Poste doch mal deine Page oder ein Ergebnis.. ( oder verstößt das wieder gegen die Showroom regeln? )


----------



## PEZ (22. April 2003)

ich fänd das auch gut... das rundet doch sonen thread ab.


----------



## Mythos007 (23. April 2003)

also ich muss mal sagen, dass der Typ der dieses
winampskin erstellt hat, schon einiges auf dem
kasten haben muss *mein lieber scholli*


----------



## Hankman (23. April 2003)

Wenn ich das Ergebnis fertig habe, zeige ich es euch ganz sicher. Nur wird das noch ein bisschen dauern, weil ich zur Zeit leider kaum Zeit für Webdesign habe. Also kann es schon noch so 1-2 Monate dauern :\
Aber wenn ich soweit bin, zeig ich euch gerne das Ergebnis, sofern das hier erlaubt ist.

Bis dahin, nochmal danke für das Feedback,
Hankman


----------



## sam (23. April 2003)

> _Original geschrieben von Mythos007 _
> *also ich muss mal sagen, dass der Typ der dieses
> winampskin erstellt hat, schon einiges auf dem
> kasten haben muss *mein lieber scholli* *


und der typ, der den screenshot gemacht 
hat, hat nen guten musigeschmack


----------



## Hankman (23. April 2003)

> und der typ, der den screenshot gemacht
> hat, hat nen guten musigeschmack


Und der das geschrieben hat, auch


----------



## Ju02 (23. April 2003)

hab nich ganz verstanden wie man dieses metall macht.
und außerdem:wie macht man überhaupt son teil wie auf dem screenshot?im grunde würde ich nur gerne genau beschrieben haben wie man das metall macht,bitte


----------



## Mythos007 (23. April 2003)

der schlüssel zum erfolg sind hier die gradiationskurven, evtl. texturen und wie immer das airbrushtool oder der abwedler


----------



## Ju02 (23. April 2003)

sorry aber ich verstehe dich nicht genau :>.könntest dus bitte nochn bisschen genauer erklären,oder vll n screen zeigen.bitte


----------



## Mythos007 (23. April 2003)

*puhh* da hab ich aber noch mal schwein gehabt mit meiner
aussage von oben, denn dieses skin hat Sven Kistner entworfen
seine emailadresse lässt aufschlüsse über seinen arbeitgeber
zu demnach arbeitet er bei "metrix" und die haben ja bekanntlich
die seite von 1 & 1 designt ... (kleine info am rande)
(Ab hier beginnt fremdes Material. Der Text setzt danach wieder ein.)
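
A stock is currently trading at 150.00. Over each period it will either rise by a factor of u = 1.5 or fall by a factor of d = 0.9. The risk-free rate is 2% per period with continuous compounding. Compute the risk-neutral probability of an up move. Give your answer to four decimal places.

p = 0.2003

Risk-neutral probability p = (e^0.02 − 0.9)/(1.5 − 0.9) = 0.1202/0.6000 = 0.2003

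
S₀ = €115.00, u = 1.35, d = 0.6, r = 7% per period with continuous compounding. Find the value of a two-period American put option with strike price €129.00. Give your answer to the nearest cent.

Risk-neutral probability p = (e^0.07 − 0.6)/(1.35 − 0.6) = 0.4725/0.7500 = 0.6300
Terminal stock prices: S_uu = 209.6, S_ud = 93.15, S_dd = 41.4
Terminal payoffs (K − S): max(-80.59, 0) = 0, max(35.85, 0) = 35.85, max(87.6, 0) = 87.6
Node u (S = 155.2): continuation = e^(−0.07)·[0.6300·0.0000 + 0.3700·35.8500] = 12.3674; exercise value = 0.0000 ≤ continuation, so V_u = 12.3674
Node d (S = 69): continuation = e^(−0.07)·[0.6300·35.8500 + 0.3700·87.6000] = 51.2788; exercise value = 60.0000 > continuation, so V_d = 60.0000 (exercise)
Node 0 (S = 115): continuation = e^(−0.07)·[0.6300·12.3674 + 0.3700·60.0000] = 27.9634; exercise value = 14.0000 ≤ continuation, so V_0 = 27.9634

€27.96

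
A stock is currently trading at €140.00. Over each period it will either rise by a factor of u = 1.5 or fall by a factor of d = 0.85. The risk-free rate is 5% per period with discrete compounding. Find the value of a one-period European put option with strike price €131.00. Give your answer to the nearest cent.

Risk-neutral probability p = (1 + 0.05 − 0.85)/(1.5 − 0.85) = 0.2000/0.6500 = 0.3077
Terminal stock prices: S_u = 210, S_d = 119
Terminal payoffs (K − S): max(-79, 0) = 0, max(12, 0) = 12
Node 0 (S = 140): V_0 = 1/1.05·[0.3077·0.0000 + 0.6923·12.0000] = 7.9121

€7.91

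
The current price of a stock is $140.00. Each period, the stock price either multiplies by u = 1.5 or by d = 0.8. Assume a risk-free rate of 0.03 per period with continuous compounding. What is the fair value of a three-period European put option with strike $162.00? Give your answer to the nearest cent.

Risk-neutral probability p = (e^0.03 − 0.8)/(1.5 − 0.8) = 0.2305/0.7000 = 0.3292
Terminal stock prices: S_uuu = 472.5, S_uud = 252, S_udd = 134.4, S_ddd = 71.68
Terminal payoffs (K − S): max(-310.5, 0) = 0, max(-90, 0) = 0, max(27.6, 0) = 27.6, max(90.32, 0) = 90.32
Node uu (S = 315): V_uu = e^(−0.03)·[0.3292·0.0000 + 0.6708·0.0000] = 0.0000
Node ud (S = 168): V_ud = e^(−0.03)·[0.3292·0.0000 + 0.6708·27.6000] = 17.9664
Node dd (S = 89.6): V_dd = e^(−0.03)·[0.3292·27.6000 + 0.6708·90.3200] = 67.6122
Node u (S = 210): V_u = e^(−0.03)·[0.3292·0.0000 + 0.6708·17.9664] = 11.6953
Node d (S = 112): V_d = e^(−0.03)·[0.3292·17.9664 + 0.6708·67.6122] = 49.7525
Node 0 (S = 140): V_0 = e^(−0.03)·[0.3292·11.6953 + 0.6708·49.7525] = 36.1232

$36.12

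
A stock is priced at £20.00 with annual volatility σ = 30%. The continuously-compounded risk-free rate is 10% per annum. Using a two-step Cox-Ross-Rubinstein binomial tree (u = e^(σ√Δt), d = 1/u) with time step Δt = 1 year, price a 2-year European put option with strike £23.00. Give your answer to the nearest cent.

CRR parameters: u = e^(σ√Δt) = e^(0.3·√1) = 1.3499, d = 1/u = 0.7408
Per-period rate: rΔt = 0.1·1 = 0.1, so R = e^0.1 = 1.1052
Risk-neutral probability p = (e^0.1 − 0.7408)/(1.3499 − 0.7408) = 0.3644/0.6090 = 0.5982
Terminal stock prices: S_uu = 36.44, S_ud = 20, S_dd = 10.98
Terminal payoffs (K − S): max(-13.44, 0) = 0, max(3, 0) = 3, max(12.02, 0) = 12.02
Node u (S = 27): V_u = e^(−0.1)·[0.5982·0.0000 + 0.4018·3.0000] = 1.0906
Node d (S = 14.82): V_d = e^(−0.1)·[0.5982·3.0000 + 0.4018·12.0238] = 5.9949
Node 0 (S = 20): V_0 = e^(−0.1)·[0.5982·1.0906 + 0.4018·5.9949] = 2.7697

£2.77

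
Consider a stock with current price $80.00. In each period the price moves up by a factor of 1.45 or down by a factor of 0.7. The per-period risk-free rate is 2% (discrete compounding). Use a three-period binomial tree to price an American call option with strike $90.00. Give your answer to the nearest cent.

$19.45

Risk-neutral probability p = (1 + 0.02 − 0.7)/(1.45 − 0.7) = 0.3200/0.7500 = 0.4267
Terminal stock prices: S_uuu = 243.9, S_uud = 117.7, S_udd = 56.84, S_ddd = 27.44
Terminal payoffs (S − K): max(153.9, 0) = 153.9, max(27.74, 0) = 27.74, max(-33.16, 0) = 0, max(-62.56, 0) = 0
Node uu (S = 168.2): continuation = 1/1.02·[0.4267·153.8900 + 0.5733·27.7400] = 79.9647; exercise value = 78.2000 ≤ continuation, so V_uu = 79.9647
Node ud (S = 81.2): continuation = 1/1.02·[0.4267·27.7400 + 0.5733·0.0000] = 11.6037; exercise value = 0.0000 ≤ continuation, so V_ud = 11.6037
Node dd (S = 39.2): continuation = 1/1.02·[0.4267·0.0000 + 0.5733·0.0000] = 0.0000; exercise value = 0.0000 ≤ continuation, so V_dd = 0.0000
Node u (S = 116): continuation = 1/1.02·[0.4267·79.9647 + 0.5733·11.6037] = 39.9716; exercise value = 26.0000 ≤ continuation, so V_u = 39.9716
Node d (S = 56): continuation = 1/1.02·[0.4267·11.6037 + 0.5733·0.0000] = 4.8538; exercise value = 0.0000 ≤ continuation, so V_d = 4.8538
Node 0 (S = 80): continuation = 1/1.02·[0.4267·39.9716 + 0.5733·4.8538] = 19.4484; exercise value = 0.0000 ≤ continuation, so V_0 = 19.4484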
hey lagaf - kommst du da nicht über ecken und kanten an den ran? 
damit er uns auf tutorials.de mal besuchen kommt ...*g*

@ kevin - deine seite funktioniert im IE 6.0 nicht ...


----------



## Terrance & Philipp (24. April 2003)

Irgendwie sind die Bilder down?


----------



## gcaruso (24. April 2003)

hallo

ich hab hier ein TUT für"*Metallische Drehregler*" gefunden.

http://www.on-design.de/tutor/photshp/tips/drehregler.htm

viel spass!!


G-C


----------



## Ju02 (24. April 2003)

auf http://www.kevingfx.de(.vu) müsste se norm klappen,auch im ie 6.0 .
danke fürs tut,aber so wirklich hilfts dennoch nich ://


----------



## gcaruso (24. April 2003)

Hier wird ein autoradio gemacht, du kannst ja gleichzeitig schauen wie einfach das metall gemacht wird....


G-C


----------



## Ju02 (24. April 2003)

cool.danke .das hilft mir echt weiter !


----------



## Nacron (28. April 2003)

was er vor allem bei runden buttons anwendet sind entgegengesetze verläufe also oben heller unten dunkler bein inneren kreis unten heller oben dunkler so schafft er eine gewisse einbettung des runden buttons ebenso benutzt er ein pixel breite schwarze linien die von ein pixel grauen linien umgeben sind um den button so dreidimensional wie möglich zu machen ...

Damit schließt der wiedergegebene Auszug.